While surfing the net to find background information, I chanced upon the ‘news’ section of the band’s own homepage. Therein is listed a eulogy for Ray Charles, bearing the subheading


Famed INXS collaborator dies at 73

Now listen up, folks: Ray Charles is famed for many things, but collaborating with INXS ain’t one of them.

The article actually begins by claiming that Ray Charles “virtually invented the genre known as ‘soul’” – which is true enough – but then claims that Charles, who “rarely involved himself with rock ’n’ roll”, did the monumental thing of “making an exception” in order to work with INXS on the track ‘Please (You Got That…)’ from the 1993 Full Moon Dirty Hearts album.

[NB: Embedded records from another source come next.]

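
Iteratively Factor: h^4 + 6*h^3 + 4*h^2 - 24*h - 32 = (h + 2)*(h^3 + 4*h^2 - 4*h - 16) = (h + 2)*(h + 4)*(h^2 - 4) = (h + 2)^2*(h + 4)*(h - 2)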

What’s that you say? Can’t remember how that particular ditty goes? I only can just remember the album, but I certainly don’t remember that song screaming up the charts either. Yet, that’s by-the-by, because in the first place, the early recordings that Ray Charles made that led to what we now call ‘soul’ were steps in the direction to what we also call rock ’n’ roll. The twelve-bar blues of ‘What’d I Say’ was, for it’s time, virtually ‘none more rock’! So this glorifying of INXS with the still-warm corpse of Ray Charles is merely dodgy rhetoric, and were I to employ dodgy rhetoric of my own, I’d class it as a kind of necrophilia, metophoric though it is. However, given that it is still just rhetoric, a more accurate reading of the collaboration would be to describe it thus:

‘The Atlantic label in America (to whom the band was signed, State-side) tried to earn INXS some vintage rock cred and therefore a wider audience by teaming them up with another artist in the roster who could have probably done with a bigger market share at the time.’

I mean, really.

Of course, when you keep reading, you realise the true intent of the article: not to commemorate the passing of a great musician, or to commemorate a great moment in musical collaboration, if indeed the collaboration between INXS and Charles could be deemed ‘great’; what it is, ultimately, is an advertisement for a forthcoming DVD:


An alluring video was made for the song, directed by Matt Mahurin, and can be found on the eagerly awaited I'm Only Looking/ The Best Of INXS DVD coming in July.

And they have the audacity to give the advertorial the title Ray Charles R.I.P.